A Programmer's Dream

Prototype and the Web Service

Posted by Stephen Wrighton on 16 May 2008

I'm a .NET programmer. Fundamentally, that's just what I do. Yet, I have a secret. It's a dark one for a .NET programmer, but I have it nonetheless.

I hate ASP.NET AJAX.

It would probably be more accurate to say that I despise it.

With a passion.

It's bloated, and It's never behaved as I expected it to. Maybe it's because I learned AJAX by rolling out my own implementation and then finding Prototype, FLEX and MooTools before finally settling down and really learning Prototype well enough that I can use it without constant references to it's API documentation.

I was doing that while Microsoft was trudging along with Atlas.

What's worse is the fact that ASP.NET AJAX just doesn't downgrade well. I'm a big proponent of the HIJAX style of AJAX implementation, meaning that it's built without all those fancy doo-dads, and then they get layered in, and the CLICK events for buttons and links get hijacked and used for AJAX-style goodness.

Yet, while working this way, I have struggled often against an issue with using Prototype library within .NET. Mainly the fact that Web Services did not want to play nice.

That, and only that, was the reason that I consistently went back and suffered with Microsoft's bloated variety of AJAX.

But, I've solved THAT problem.

Web Services' webmethods are nothing more than functions which return SOAP messages. Which means that they are accessed via a standard HTTP POST. Now, that's not a problem at all. Prototype's AJAX functionality has that down pact. The problem is all that SOAP XML which the web service wraps around the JSON that I'm actually returning.

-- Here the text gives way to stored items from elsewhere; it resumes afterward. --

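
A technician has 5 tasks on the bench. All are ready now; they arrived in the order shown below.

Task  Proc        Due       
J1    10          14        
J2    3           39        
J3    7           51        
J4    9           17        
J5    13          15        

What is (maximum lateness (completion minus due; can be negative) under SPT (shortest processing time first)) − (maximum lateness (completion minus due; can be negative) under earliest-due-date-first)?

12

SPT (increasing processing time): J2 J3 J4 J1 J5.
J2: 0→3, due 39, lateness -36
J3: 3→10, due 51, lateness -41
J4: 10→19, due 17, lateness 2
J1: 19→29, due 14, lateness 15
J5: 29→42, due 15, lateness 27
Maximum = 27.
EDD (increasing due date): J1 J5 J4 J2 J3.
J1: 0→10, due 14, lateness -4
J5: 10→23, due 15, lateness 8
J4: 23→32, due 17, lateness 15
J2: 32→35, due 39, lateness -4
J3: 35→42, due 51, lateness -9
Maximum = 15.
Difference = 27 − 15 = 12.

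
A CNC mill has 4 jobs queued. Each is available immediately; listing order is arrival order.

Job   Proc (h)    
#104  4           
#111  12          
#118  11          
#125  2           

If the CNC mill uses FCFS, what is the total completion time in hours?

76

FIFO (arrival order): #104 #111 #118 #125.
#104: 0→4
#111: 4→16
#118: 16→27
#125: 27→29
Sum = 4+16+27+29 = 76.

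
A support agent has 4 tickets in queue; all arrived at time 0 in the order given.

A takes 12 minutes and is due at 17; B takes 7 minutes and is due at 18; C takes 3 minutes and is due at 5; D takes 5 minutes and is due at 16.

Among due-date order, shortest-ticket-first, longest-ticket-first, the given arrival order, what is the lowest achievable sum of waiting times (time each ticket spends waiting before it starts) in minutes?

EDD (increasing due date): C D A B.
C: waits 0, runs 0→3
D: waits 3, runs 3→8
A: waits 8, runs 8→20
B: waits 20, runs 20→27
Sum = 0+3+8+20 = 31.
SPT (increasing processing time): C D B A.
C: waits 0, runs 0→3
D: waits 3, runs 3→8
B: waits 8, runs 8→15
A: waits 15, runs 15→27
Sum = 0+3+8+15 = 26.
LPT (decreasing processing time): A B D C.
A: waits 0, runs 0→12
B: waits 12, runs 12→19
D: waits 19, runs 19→24
C: waits 24, runs 24→27
Sum = 0+12+19+24 = 55.
FIFO (arrival order): A B C D.
A: waits 0, runs 0→12
B: waits 12, runs 12→19
C: waits 19, runs 19→22
D: waits 22, runs 22→27
Sum = 0+12+19+22 = 53.
EDD 31, SPT 26, LPT 55, FIFO 53 → minimum 26.

26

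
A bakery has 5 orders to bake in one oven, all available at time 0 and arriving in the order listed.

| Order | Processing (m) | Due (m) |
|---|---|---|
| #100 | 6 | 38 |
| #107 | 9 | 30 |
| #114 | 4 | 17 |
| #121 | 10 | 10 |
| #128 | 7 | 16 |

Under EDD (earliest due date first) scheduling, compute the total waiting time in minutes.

EDD (increasing due date): #121 #128 #114 #107 #100.
#121: waits 0, runs 0→10
#128: waits 10, runs 10→17
#114: waits 17, runs 17→21
#107: waits 21, runs 21→30
#100: waits 30, runs 30→36
Sum = 0+10+17+21+30 = 78.

78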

Well, I finally actually, read that full page that is displayed when you're testing a web service through the browser. Oddly, the information I needed most to solve this problem was way down at the bottom. Which means I had to scroll to see it.
Yes, that little blurb tells you not only exactly what to send, where to send it, but ALSO the exact format of the SOAP messages that is being returned wrapped around my JSON string.

One could almost hear my cold, dead contractor's heart patter in my chest.

While it is not the most ELEGANT solution, as that would involve actually parsing the XML to retrieve my JSON, I merely did a quick replace on the XML tags, substituting an empty string in their place. A quick evalJSON call later, and lo an behold I have my JSON object running happily.